Les créanciers des anciennes banques ont accepté, en échange de leurs dettes, des participations dans deux nouvelles banques, Arion Banki et Íslandsbanki. L’État a aussi acheté des obligations émises par ces deux établissements et a pris une participation majoritaire dans une troisième, Landsbanki.

Une sortie douloureuse

Parallèlement, le gouvernement a introduit des contrôles de capitaux qui ont duré neuf ans, après des allègements progressifs. La Banque centrale a restreint les opérations de change et les mouvements transfrontaliers de capitaux. Mais les dépôts ont pu être progressivement sauvés à moyen terme.

En même temps, l’Islande a diminué ses dépenses publiques et a fait appel au FMI, qui lui a prêté 2,1 milliards de dollars, plus 3 milliards accordés par d’autres pays nordiques. En plus, suite aux capitaux publics injectés dans les banques, l’endettement public a dépassé 100 % du PIB. Le tourisme, surtout lié à l’éruption en 2017 du volcan au nom imprononçable (Eyjafjallajokull), a aidé l’économie à redémarrer.

L’Islande étant un pays où la justice est prise au sérieux, les tribunaux ont été impitoyables envers les dirigeants. Des responsables politiques et financiers ont été sanctionnés, certains emprisonnés, dont 36 banquiers.

Tout comme Chypre et la Grèce, la crise islandaise était une crise de mal gouvernance et de dette, mais cette fois, la dette était privée, bancaire. Pour Chypre, c’était un endettement public, doublé d’une grande prise de risque dans deux grandes banques. Pour la Grèce, c’est la dette de l’État qui a tout provoqué, les banques n’étaient pas profondément impliquées, mais elles ont subi les conséquences quand même.

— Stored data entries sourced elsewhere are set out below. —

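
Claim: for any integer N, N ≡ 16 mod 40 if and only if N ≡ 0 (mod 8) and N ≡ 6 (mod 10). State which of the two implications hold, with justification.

Both implications hold.

[⇐] If N ≡ 0 (mod 8) and N ≡ 6 (mod 10), then by the Chinese remainder theorem N ≡ 16 (mod 40). This is exactly N ≡ 16 (mod 40).

[⇒] Suppose N ≡ 16 (mod 40); write N = 40j + 16. Since 8 ∣ 40, reducing mod 8 gives N ≡ 16 ≡ 0 (mod 8); since 10 ∣ 40, reducing mod 10 gives N ≡ 16 ≡ 6 (mod 10).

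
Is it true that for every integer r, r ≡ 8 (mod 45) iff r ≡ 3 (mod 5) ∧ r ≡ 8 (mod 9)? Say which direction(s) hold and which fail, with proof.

Both directions hold; the statement is true.

(⟹) Suppose r ≡ 8 (mod 45); write r = 45j + 8. Since 5 ∣ 45, reducing mod 5 gives r ≡ 8 ≡ 3 (mod 5); since 9 ∣ 45, reducing mod 9 gives r ≡ 8 (mod 9).

(⟸) Conversely, if r ≡ 3 (mod 5) and r ≡ 8 (mod 9), then by the Chinese remainder theorem r ≡ 8 (mod 45). This is exactly r ≡ 8 (mod 45).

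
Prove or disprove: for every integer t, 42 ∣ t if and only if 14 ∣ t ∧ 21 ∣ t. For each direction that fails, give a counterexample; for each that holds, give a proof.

The biconditional holds.

Forward direction. If 42 ∣ t, write t = 42q. Since 42 = 3·14, t = 14·(3q), so 14 ∣ t; and since 42 = 2·21, t = 21·(2q), so 21 ∣ t.

Converse. Suppose 14 ∣ t and 21 ∣ t. Any common multiple of 14 and 21 is a multiple of their lcm; here lcm(14, 21) = 14·21/gcd(14, 21) = 294/7 = 42, so 42 ∣ t.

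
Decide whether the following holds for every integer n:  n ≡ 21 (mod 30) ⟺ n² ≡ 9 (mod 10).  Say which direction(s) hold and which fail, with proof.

Forward direction. This fails: take n = 21. Then 21 ≡ 21 (mod 30), but 21² = 441 ≡ 1 (mod 10), not 9.

Converse. This fails: take n = 3. Then 3² = 9 ≡ 9 (mod 10), yet 3 ≡ 3 (mod 30), not 21.

Neither implication holds.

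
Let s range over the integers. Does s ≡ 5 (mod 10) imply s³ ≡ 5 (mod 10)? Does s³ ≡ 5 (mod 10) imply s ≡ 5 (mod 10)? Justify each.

[⇒] Suppose s ≡ 5 (mod 10). Write s = 10j + 5. Then (10j + 5)³ = 1000j³ + 1500j² + 750j + 125 = 10(100j³ + 150j² + 75j + 12) + 5, so s³ ≡ 5 (mod 10).

[⇐] For the converse, argue contrapositively. If s ≢ 5 (mod 10), then s is congruent to one of 0, 1, 2, 3, 4, 6, 7, 8, 9 modulo 10, and these give s³ ≡ 0, 1, 8, 7, 4, 6, 3, 2, 9 respectively — never 5.

The biconditional holds.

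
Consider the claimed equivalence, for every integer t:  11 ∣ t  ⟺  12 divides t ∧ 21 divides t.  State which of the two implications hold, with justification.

[⇒] This fails: take t = 11. Certainly 11 ∣ 11, but 12 ∤ 11.

[⇐] This fails: take t = 84. Both 12 ∣ 84 and 21 ∣ 84, yet 84 is not a multiple of 11 (since 84 = 7·11 + 7), so 11 ∤ 84.

Both directions fail.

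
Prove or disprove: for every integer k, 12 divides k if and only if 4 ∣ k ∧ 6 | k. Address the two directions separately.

Both directions hold.

[⇒] If 12 ∣ k, write k = 12q. Since 12 = 3·4, k = 4·(3q), so 4 ∣ k; and since 12 = 2·6, k = 6·(2q), so 6 ∣ k.

[⇐] Suppose 4 ∣ k and 6 ∣ k. Any common multiple of 4 and 6 is a multiple of their lcm; here lcm(4, 6) = 4·6/gcd(4, 6) = 24/2 = 12, so 12 ∣ k.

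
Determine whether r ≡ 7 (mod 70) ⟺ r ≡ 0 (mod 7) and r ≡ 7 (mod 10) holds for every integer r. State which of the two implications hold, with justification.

Both directions hold; the statement is true.

(⟹) Suppose r ≡ 7 (mod 70); write r = 70j + 7. Since 7 ∣ 70, reducing mod 7 gives r ≡ 7 ≡ 0 (mod 7); since 10 ∣ 70, reducing mod 10 gives r ≡ 7 (mod 10).

(⟸) Conversely, if r ≡ 0 (mod 7) and r ≡ 7 (mod 10), then by the Chinese remainder theorem r ≡ 7 (mod 70). This is exactly r ≡ 7 (mod 70).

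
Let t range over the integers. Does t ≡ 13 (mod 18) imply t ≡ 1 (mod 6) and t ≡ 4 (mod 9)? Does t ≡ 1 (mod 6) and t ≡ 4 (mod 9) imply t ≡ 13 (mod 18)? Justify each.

Both implications hold.

(⇒) Suppose t ≡ 13 (mod 18); write t = 18j + 13. Since 6 ∣ 18, reducing mod 6 gives t ≡ 13 ≡ 1 (mod 6); since 9 ∣ 18, reducing mod 9 gives t ≡ 13 ≡ 4 (mod 9).

(⇐) Conversely, if t ≡ 1 (mod 6) and t ≡ 4 (mod 9), then by the Chinese remainder theorem t ≡ 13 (mod 18). This is exactly t ≡ 13 (mod 18).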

Dans les trois cas, dont la nature et les causes étaient différentes, les effets ont été similaires sur la population et les entreprises. La morale de La Fontaine est qu’une faillite, causée par la mal gouvernance, est un virus d’une contagiosité effrayante, qui s’étend immanquablement sur tous les pans du pays : ils ne meurent pas tous, mais tous sont frappés.